The former PLO finance minister told the AP that, while Arafat lived frugally, he used PLO finances for payments to supporters to maintain their loyalty.

Shorrosh, commenting on “the injection of billions of dollars for the Palestinians by numerous foreign countries, lamented, “The finances have been squandered on elegant homes for PLO leaders, fruitless projects and internal corruption by other Palestinian officials.”

AIDS AS CAUSE OF DEATH?

David Frum, an online columnist for the National Review and a former speechwriter for President Bush, took note of “the world media’s astonishing lack of curiosity about the nature of the disease” afflicting Arafat.

On Nov. 11, the day of Arafat’s death, The New York Times stated that Arafat died “of complications from an unknown disease.” CNN reported that Arafat “succumbed to a lengthy and unknown illness.” Fox News stated, “The Palestinian leader always said he wanted to die as a martyr, but died instead of old age and a mysterious illness.”

Frum, in his Oct. 29 column, commented that Arafat “has suffered a dramatic weight loss, memory loss and periods of disorientation, loss of muscle control and recurring nausea. His doctors tell us that his blood platelet count has dropped dramatically, but that he does not have leukemia. These symptoms sound remarkably AIDS-like, don’t they?

“An AIDS diagnosis would certainly accord with what is widely known about Arafat’s personal way of life,” Frum wrote, citing “lurid, homoerotic details” found in the memoirs of Lt. Gen. Ion Pacepa, former head of Romanian intelligence under Nicolae Ceausescu.

Excerpts from those memoirs were cited by Joseph Farah, editor and chief executive officer of the Internet’s WorldNetDaily, in a Sept. 22 column.

“Arafat is a homosexual,” Farah wrote at the outset. “There are also persistent rumors that he is a pedophile. I mean, in his private life, he is everything the Islamic culture detests -– a closet pervert.”

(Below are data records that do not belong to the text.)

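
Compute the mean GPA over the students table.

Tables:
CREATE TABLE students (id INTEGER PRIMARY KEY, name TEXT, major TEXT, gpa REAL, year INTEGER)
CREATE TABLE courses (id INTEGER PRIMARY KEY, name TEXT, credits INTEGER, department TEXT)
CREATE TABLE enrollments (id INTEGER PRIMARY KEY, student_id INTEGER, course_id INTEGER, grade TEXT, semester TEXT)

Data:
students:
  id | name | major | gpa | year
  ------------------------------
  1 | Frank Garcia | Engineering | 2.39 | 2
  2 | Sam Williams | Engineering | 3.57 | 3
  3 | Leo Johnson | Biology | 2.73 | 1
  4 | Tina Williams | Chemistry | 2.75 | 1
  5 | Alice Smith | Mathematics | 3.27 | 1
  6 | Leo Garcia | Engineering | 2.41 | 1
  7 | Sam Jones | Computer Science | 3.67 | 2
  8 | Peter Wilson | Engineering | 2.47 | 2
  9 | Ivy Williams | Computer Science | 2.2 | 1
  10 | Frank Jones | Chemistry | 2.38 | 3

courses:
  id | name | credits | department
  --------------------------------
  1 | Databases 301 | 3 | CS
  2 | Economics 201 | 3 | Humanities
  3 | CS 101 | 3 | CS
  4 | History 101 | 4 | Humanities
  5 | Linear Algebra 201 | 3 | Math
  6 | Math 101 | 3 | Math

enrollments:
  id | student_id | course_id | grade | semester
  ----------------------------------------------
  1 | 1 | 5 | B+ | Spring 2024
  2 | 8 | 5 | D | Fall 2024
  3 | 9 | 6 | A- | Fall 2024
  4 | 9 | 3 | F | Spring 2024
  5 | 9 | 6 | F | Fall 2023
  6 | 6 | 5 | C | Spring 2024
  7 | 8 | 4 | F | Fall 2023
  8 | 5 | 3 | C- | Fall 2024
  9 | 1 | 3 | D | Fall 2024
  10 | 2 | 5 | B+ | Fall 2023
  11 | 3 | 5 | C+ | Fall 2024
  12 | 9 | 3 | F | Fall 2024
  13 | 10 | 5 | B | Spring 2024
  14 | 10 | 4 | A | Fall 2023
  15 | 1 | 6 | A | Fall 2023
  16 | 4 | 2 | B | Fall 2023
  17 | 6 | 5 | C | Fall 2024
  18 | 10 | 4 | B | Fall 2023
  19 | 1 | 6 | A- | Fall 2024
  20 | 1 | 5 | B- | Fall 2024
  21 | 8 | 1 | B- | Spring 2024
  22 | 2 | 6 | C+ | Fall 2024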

Citing a book by Pacepa, “Red Horizons,” published during the late 1980s, Farah excerpted a report to Pacepa from a Romanian general in charge of providing propaganda tutoring to Arafat and the PLO.

“At this very moment, the ‘Fedayee’ [Arafat’s code name] is in his bedroom making love to his bodyguard. The one I knew was his latest lover.” The general’s statement to Pacepa described what he heard while monitoring Arafat’s quarters via microphones.

Farah, at the end of his column, quipped, “Would anyone like to translate this for distribution in the West Bank and Gaza?”

Arafat, one of seven children of a Cairo family with Palestinian roots, is survived by his wife, Suha, who was his 28-year-old secretary when they married in 1991, and a daughter, Zahawa, 9.

Arafat’s funeral is scheduled for the morning of Nov. 12 in Cairo, followed by burial in the Ramallah compound on the West Bank where he had been confined for much of the last three years by Israeli forces.